Mercredi 9 décembre 2009 3 09 /12 /2009 22:05

Il me semble que trois réalités décisives sont en jeu dans le vote suisse, qui, à 57, 5 % des suffrages exprimés, interdit la construction sur le territoire de la Confédération de minarets « ostensibles ».

 

freysingerdrapeauPremière réalité touchée par Freysinger : il s’agit de savoir si seul l’islam radical est dangereux ou s’il n’existe pas une logique islamique qui, comme l’explique très bien le vaillant Valaisan, conduit l’islam à perdre sa légitimité religieuse pour déborder inéluctablement dans l’ordre politique. Les minarets seraient ainsi des signes ostensibles politico-religieux qui contredisent à la laïcité saine et légitime.

Devant cette première réalité, nos évêques eux mêmes sont perdus.

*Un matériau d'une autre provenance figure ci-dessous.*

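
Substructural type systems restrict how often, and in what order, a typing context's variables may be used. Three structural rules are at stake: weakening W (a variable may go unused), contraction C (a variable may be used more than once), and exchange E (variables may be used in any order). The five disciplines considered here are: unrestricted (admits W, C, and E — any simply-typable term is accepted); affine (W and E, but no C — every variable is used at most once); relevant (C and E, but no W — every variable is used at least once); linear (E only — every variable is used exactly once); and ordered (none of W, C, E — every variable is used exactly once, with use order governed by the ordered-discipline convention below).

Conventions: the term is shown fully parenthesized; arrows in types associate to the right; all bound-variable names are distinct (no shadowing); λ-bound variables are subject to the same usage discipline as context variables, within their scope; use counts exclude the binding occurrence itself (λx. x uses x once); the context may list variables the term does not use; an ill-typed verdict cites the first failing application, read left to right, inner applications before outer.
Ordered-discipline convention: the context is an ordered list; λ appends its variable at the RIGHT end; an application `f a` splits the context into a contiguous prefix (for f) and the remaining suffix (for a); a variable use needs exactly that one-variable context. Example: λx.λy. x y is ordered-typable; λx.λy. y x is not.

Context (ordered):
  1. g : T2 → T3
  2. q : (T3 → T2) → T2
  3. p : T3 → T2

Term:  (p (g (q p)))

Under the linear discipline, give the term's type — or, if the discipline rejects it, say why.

not well-typed under linear — p ×2 used more than once (contraction)
usage: g: 1; q: 1; p: 2
use order (left to right): p, g, q, p
typing: ✓ — T2
summary: ordered ✗; linear ✗; affine ✗; relevant ✓; unrestricted ✓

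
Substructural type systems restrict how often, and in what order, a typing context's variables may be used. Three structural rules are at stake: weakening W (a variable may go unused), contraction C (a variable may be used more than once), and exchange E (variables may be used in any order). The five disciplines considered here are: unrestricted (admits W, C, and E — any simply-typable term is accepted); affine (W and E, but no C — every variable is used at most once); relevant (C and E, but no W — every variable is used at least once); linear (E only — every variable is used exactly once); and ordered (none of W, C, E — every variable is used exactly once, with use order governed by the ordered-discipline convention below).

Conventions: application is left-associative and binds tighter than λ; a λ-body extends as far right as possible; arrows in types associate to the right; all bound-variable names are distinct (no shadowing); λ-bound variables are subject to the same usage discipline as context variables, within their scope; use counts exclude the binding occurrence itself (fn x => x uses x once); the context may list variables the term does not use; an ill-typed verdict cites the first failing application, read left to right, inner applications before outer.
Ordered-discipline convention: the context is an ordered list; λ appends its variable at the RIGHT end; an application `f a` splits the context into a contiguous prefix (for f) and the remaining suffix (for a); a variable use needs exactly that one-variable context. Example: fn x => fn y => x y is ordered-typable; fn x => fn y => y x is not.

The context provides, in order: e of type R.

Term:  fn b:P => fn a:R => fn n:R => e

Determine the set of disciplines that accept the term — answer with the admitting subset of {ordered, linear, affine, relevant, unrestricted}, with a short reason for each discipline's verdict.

admitted by: affine, unrestricted
usage: e=1, b [bound]=0, a [bound]=0, n [bound]=0
use order (left to right): e
typing: the term checks, with type P -> R -> R -> R
ordered: ✗, b, a, n left unused
linear: ✗, b, a, n left unused
affine: ✓, e, b, a, n: no repeats, contraction unneeded
relevant: ✗, b, a, n left unused
unrestricted: ✓, type-checks (P -> R -> R -> R) and nothing is barred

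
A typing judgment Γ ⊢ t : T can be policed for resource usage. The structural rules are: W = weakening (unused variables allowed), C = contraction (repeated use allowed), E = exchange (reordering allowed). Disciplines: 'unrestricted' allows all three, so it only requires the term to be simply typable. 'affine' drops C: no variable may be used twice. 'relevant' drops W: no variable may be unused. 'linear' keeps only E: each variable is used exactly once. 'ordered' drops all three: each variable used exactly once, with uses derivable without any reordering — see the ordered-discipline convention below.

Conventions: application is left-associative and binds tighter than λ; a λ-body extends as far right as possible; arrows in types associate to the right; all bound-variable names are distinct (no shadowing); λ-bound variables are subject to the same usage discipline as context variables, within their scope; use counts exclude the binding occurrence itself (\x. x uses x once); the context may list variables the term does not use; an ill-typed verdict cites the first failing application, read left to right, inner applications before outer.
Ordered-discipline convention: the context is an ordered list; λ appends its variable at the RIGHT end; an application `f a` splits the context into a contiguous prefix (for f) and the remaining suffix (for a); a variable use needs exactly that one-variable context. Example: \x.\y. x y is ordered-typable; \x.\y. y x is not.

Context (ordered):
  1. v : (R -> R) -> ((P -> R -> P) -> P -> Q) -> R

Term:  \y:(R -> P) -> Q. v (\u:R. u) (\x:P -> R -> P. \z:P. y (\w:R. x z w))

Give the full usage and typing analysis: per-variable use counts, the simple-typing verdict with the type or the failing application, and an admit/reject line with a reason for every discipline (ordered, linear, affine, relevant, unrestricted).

usage: v: 1; y [bound]: 1; u [bound]: 1; x [bound]: 1; z [bound]: 1; w [bound]: 1
order of uses: v, u, y, x, z, w
typing: ✓ — ((R -> P) -> Q) -> R
ordered: ✓ — v, y, u, x, z, w: once each, no exchange needed
linear: ✓ — single use per variable (v, y, u, x, z, w)
affine: ✓ — no duplicate uses among v, y, u, x, z, w
relevant: ✓ — every one of v, y, u, x, z, w appears
unrestricted: ✓ — simply typable at ((R -> P) -> Q) -> R; W, C, E all held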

Rien d’étonnant : les textes de Vatican II sur l’islam (celui de Lumen gentium 16 et celui de Nostra aetate) sont aussi catastrophiques l’un que l’autre, envisageant l’islam comme une « foi », simple variante de la foi chrétienne dans la commune descendance d’Abraham, alors que chacun sait que l’islam est une loi (la charia) immédiatement applicable à l’ordre social.

 

Deuxième réalité touchée par Freysinger : le chantre suisse d’une politique vraiment identitaire est parvenu à faire comprendre aux électeurs qu’il existait une politique respectueuse de l’identité chrétienne de la Suisse et de son drapeau frappé d’une croix blanche. « Refusons, s’écrie-t-il dans son discours programme du 1er août 2007 d’échanger la table en mélèze contre le meuble en formica ». La civilisation chrétienne, ce n’est pas simplement une « culture » au sens germanique du terme, une disposition subjective des individus, c’est aussi un patrimoine, fait de pierres et de mots, qui ne dépend pas de nous, que nous trouvons à notre naissance mais qu’il nous appartient de protéger. Les minarets sont conçus par Freysinger comme des pierres de trop…

 

Troisième réalité touchée par Freysinger : la nécessité de la foi en politique, une foi qui est aux antipodes de la résignation qui gagne l’Europe, une foi qui peut tout changer : « Un pays est toujours aussi fort que la foi que ses citoyens ont en lui et aussi faibles que les doutes qu’ils nourrissent à son égard ». Freysinger rendra-t-il aux Européens leur foi en eux-mêmes. Leur fera-t-il oublier enfin le triste sanglot de l’homme blanc en proie à la mauvaise conscience ?

 

Il me semble qu’il y a une quatrième réalité, dont Freysinger ne parle pas, mais que son action pourrait mettre en valeur. En écoutant Annie Laurent, hier dans une conférence sur les chrétiens d’Orient, donnée au Centre Saint Paul où elle faisait salle comble, j’ai été saisi par l’urgence du principe de réciprocité : ce que les musulmans font chez eux, ils doivent le subir chez nous… jusqu’à nouvel ordre. Si demain les conversions de musulmans étaient devenues vraiment libres, on ne sait pas quel impact pourrait avoir le christianisme dans ces pays non encore gagnés par la Révolution libérale.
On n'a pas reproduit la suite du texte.